Durante muchos años, las granjas de turbinas eólicas en el mar se plantearon como desarrollos cimentados sólidamente en el fondo: estructuras de hormigón o acero, lógicamente posibles tan solo en zonas con escasa profundidad. El problema es que las costas de muchos países tienen muy pocas millas de costa en ese rango de profundidades, y por tanto, la posibilidad de llevarse estas turbinas a zonas más alejadas desaparece.
Frente al concepto habitual de este tipo de parques eólicos anclados al fondo, que desde los inicios de su explotación han posibilitados la generación de grandes cantidades de energía y la reconversión de competidores importantes como la danesa Ørsted, surge la idea de hacer esas turbinas flotantes. Tecnológicamente, un reto impresionante que algunos describen como «poner un autobús en lo alto de un poste, hacerlo flotar y luego estabilizarlo mientras interactúa con el viento y las olas», pero que permite situarlos en profundidades muy superiores, en las que son simplemente anclados al fondo con uno o varios puntos en lugar de tratar que construir una estructura rígida, que se consideran técnicamente viables únicamente en profundidades inferiores a los quince metros.
Las turbinas eólicas flotantes están aún en fase de experimentación: hasta 2018, la única granja eólica de turbinas flotantes estaba en Escocia, y tenía una capacidad total de 30 MW. Pero la mejora gradual de la tecnología está posibilitando que algunos países con litorales de aguas profundas se las planteen como una de las maneras ideales de obtener energía, como es el caso de los Estados Unidos, de Australia, de Irlanda o de Portugal. Muchas de esas zonas poseen vientos fuertes y relativamente constantes, lo que posibilita que esas turbinas generen energía de manera consistente. Poder situar esas turbinas en aguas más alejadas de la costa y en profundidades de hasta unos doscientos metros posibilita, por un lado, reducir su impacto visual, y por otro, evitar las zonas más explotadas por los pescadores, además de alcanzar zonas de vientos más fuertes y constantes.

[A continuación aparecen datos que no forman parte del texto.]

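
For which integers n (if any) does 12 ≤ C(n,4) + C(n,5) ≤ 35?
C(5,4)+C(5,5)=6; C(6,4)+C(6,5)=21; C(7,4)+C(7,5)=56. So valid n = 6.
Final answer: 6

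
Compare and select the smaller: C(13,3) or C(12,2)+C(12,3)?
Equal

Explanation: By Pascal's identity: C(13,3) = C(12,2)+C(12,3) = 286. Equal.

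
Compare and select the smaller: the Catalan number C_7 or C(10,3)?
C(10,3)

Solution: C_7 = C(14,7)/(7+1) = 3,432/8 = 429; C(10,3) = 120.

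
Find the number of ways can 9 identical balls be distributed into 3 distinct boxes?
55

Working:
C(9+3-1, 3-1) = C(11, 2) = 55.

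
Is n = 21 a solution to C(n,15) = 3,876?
No
C(21,15) = 21·20·19·18·17·16·15·14·13·12·11·10·9·8·7/15! = 70,959,641,905,152,000/1,307,674,368,000 = 54,264, which does not equal 3,876.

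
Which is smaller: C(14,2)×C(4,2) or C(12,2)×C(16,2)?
C(14,2)×C(4,2)

Solution: C(14,2)×C(4,2)=546, C(12,2)×C(16,2)=7,920.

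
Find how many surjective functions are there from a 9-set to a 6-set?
Onto functions = 6! × S(9,6)
First compute S(9,6) via recurrence:
Using the Stirling recurrence: S(n,k) = k·S(n-1,k) + S(n-1,k-1)
S(9,6) = 6·S(8,6) + S(8,5)
         = 6·266 + 1050
         = 1596 + 1050
         = 2,646
Then: 720 × 2646 = 1,905,120

Answer: 1,905,120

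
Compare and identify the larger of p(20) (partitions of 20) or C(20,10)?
C(20,10)

Solution: Pentagonal recurrence p(n) = p(n−1) + p(n−2) − p(n−5) − p(n−7) + …: p(20) = p(19) + p(18) − p(15) − p(13) + p(8) + p(5) = 490 + 385 − 176 − 101 + 22 + 7 = 627; C(20,10) = 184,756.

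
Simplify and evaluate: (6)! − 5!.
600
(6)! − 5! = (6)·5! − 5! = (6−1)·5! = 5·5! = 600.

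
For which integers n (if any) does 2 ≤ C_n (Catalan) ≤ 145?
2, 3, 4, 5, 6
C_1=1; C_2=2; C_3=5; C_4=14; C_5=42; C_6=132; C_7=429. So valid n = 2, 3, 4, 5, 6.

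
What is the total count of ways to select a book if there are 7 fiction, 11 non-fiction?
By the addition principle: 7 + 11 = 18.

Answer: 18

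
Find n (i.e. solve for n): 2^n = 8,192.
13

Reasoning: 8,192 = 1,024 × 8 = 2^10 × 2^3 = 2^13, so n = 13.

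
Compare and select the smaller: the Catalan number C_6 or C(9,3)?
C(9,3)
C_6 = C(12,6)/(6+1) = 924/7 = 132; C(9,3) = 84.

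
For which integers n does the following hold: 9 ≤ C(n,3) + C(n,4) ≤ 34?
5

C(4,3)+C(4,4)=5; C(5,3)+C(5,4)=15; C(6,3)+C(6,4)=35. So valid n = 5.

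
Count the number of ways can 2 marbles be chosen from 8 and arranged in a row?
56

Solution: P(8,2) = 8!/(8-2)! = 56.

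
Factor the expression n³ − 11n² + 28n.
n(n − 4)(n − 7)

Solution: n³ − 11n² + 28n = n(n² − 11n + 28) = n(n − 4)(n − 7).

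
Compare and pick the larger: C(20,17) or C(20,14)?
C(20,14)

C(20,17)=1,140, C(20,14)=38,760.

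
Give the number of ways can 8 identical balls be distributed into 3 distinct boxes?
C(8+3-1, 3-1) = C(10, 2) = 45.
Final answer: 45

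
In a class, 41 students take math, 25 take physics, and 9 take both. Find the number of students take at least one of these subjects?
|A∪B| = |A|+|B|-|A∩B| = 41+25-9 = 57.

Answer: 57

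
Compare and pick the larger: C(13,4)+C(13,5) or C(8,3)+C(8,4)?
C(13,4)+C(13,5)

Working:
First=2,002, Second=126.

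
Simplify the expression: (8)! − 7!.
35,280

(8)! − 7! = (8)·7! − 7! = (8−1)·7! = 7·7! = 35,280.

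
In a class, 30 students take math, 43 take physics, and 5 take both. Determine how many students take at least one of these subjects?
68

|A∪B| = |A|+|B|-|A∩B| = 30+43-5 = 68.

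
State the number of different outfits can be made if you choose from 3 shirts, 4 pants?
12

Explanation: By the multiplication principle: 3 × 4 = 12.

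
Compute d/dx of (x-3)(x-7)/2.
(2x - 10)/2
d/dx[(x-3)(x-7)] = (x-7) + (x-3) = 2x - 10. Dividing by 2 gives (2x - 10)/2.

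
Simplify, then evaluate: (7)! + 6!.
5,760

Explanation: (7)! + 6! = (7)·6! + 6! = (7+1)·6! = 8·6! = 5,760.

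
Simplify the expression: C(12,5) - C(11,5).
330

C(12,5) - C(11,5) = C(11,4) = 330.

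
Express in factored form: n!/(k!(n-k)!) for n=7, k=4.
C(7,4) = 35

Solution: This is the binomial coefficient C(7,4) = 35.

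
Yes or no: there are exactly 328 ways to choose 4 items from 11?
C(11,4) = 330 ≠ 328.
Final answer: No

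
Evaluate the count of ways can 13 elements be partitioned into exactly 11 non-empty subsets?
2,431

Solution: This equals S(13,11), the Stirling number of the 2nd kind.
Using the Stirling recurrence: S(n,k) = k·S(n-1,k) + S(n-1,k-1)
S(13,11) = 11·S(12,11) + S(12,10)
         = 11·66 + 1705
         = 726 + 1705
         = 2,431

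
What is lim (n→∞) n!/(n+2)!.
n!/(n+2)! = 1/[(n+1)(n+2)] → 0 as n → ∞.
Final answer: 0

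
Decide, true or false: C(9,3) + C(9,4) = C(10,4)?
True

Working:
Pascal's identity: LHS = 84 + 126 = 210; RHS = C(10,4) = 210. Both sides agree, so the statement holds.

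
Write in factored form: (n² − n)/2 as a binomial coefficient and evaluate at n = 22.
(n² − n)/2 = n(n−1)/2 = C(n,2). At n = 22: C(22,2) = 231.
Final answer: C(n,2); C(22,2) = 231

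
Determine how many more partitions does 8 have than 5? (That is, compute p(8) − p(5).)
Pentagonal recurrence p(n) = p(n−1) + p(n−2) − p(n−5) − p(n−7) + …: p(8) = p(7) + p(6) − p(3) − p(1) = 15 + 11 − 3 − 1 = 22.
p(5) = p(4) + p(3) − p(0) = 5 + 3 − 1 = 7.
Difference = 22 − 7 = 15.
Final answer: 15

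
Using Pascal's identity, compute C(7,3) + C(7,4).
70
C(7,3) + C(7,4) = C(8,4) = 70.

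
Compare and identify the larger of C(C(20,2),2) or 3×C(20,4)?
C(C(20,2),2)

C(C(20,2),2)=17,955, 3×C(20,4)=14,535.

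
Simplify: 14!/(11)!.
2,184

This equals 14×13×12 = 2,184.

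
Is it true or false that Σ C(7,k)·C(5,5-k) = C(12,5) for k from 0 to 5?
Vandermonde's identity gives C(12,5) = 792; RHS C(12,5) = 792.

Answer: True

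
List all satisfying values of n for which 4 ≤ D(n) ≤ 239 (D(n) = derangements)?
4, 5

Reasoning: Using D(n) = (n−1)[D(n−1) + D(n−2)] with D(1)=0, D(2)=1: D(3)=2; D(4)=9; D(5)=44; D(6)=265. So valid n = 4, 5.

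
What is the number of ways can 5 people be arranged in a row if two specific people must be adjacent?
48

Solution: Treat pair as unit: (5-1)! arrangements × 2 internal orders = 48.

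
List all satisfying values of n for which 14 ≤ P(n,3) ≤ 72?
4, 5

Reasoning: P(3,3)=6; P(4,3)=24; P(5,3)=60; P(6,3)=120. So valid n = 4, 5.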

Las turbinas como tales son muy similares a las que se fijan al lecho marino: la mayor diferencia está en el diseño de la plataforma que la sustenta y en los controles que se utilizan para gestionar su funcionamiento en mar abierto. Esos controles están automatizados y coordinados entre sí para tratar de mejorar la forma en que la turbina responde a las características del viento y las olas. Los controles permiten que la turbina flotante se ajuste para aprovechar los vientos más fuertes pero sin llegar a volcarse, lo que permite maximizar su producción de energía. La tecnología utilizada, desarrollada anteriormente para plataformas de extracción de petróleo y gas, se denomina tension-leg platform, que ancla la plataforma al lecho marino con una especie de tendones ajustables. Los sensores en la plataforma permiten detectar ráfagas de viento y las características del oleaje y, en tiempo real, ajustar adecuadamente la longitud de esos tendones para que la plataforma pueda mantenerse sobre las olas en la posición adecuada.
Algunos países han desarrollado proyectos de este tipo para sustituir centrales de carbón y culminar así la descarbonización de su tejido de generación eléctrica. Otros se los plantean como desarrollos tecnológicos que, además de generar energía, pueden establecer un liderazgo tecnológico que les permita convertirse en proveedores de componentes para otros países, incidiendo así en la creación de empleo especializado. En cualquier caso, hablamos de un recurso completamente sostenible, el viento, y de la posibilidad de adaptar su explotación a zonas en las que antes no se consideraba técnicamente posible. Veremos hasta qué punto y a qué velocidad los distintos países se lanzan a aprovecharlo, y hasta qué punto puede eso afectar al futuro mapa de la generación de energía.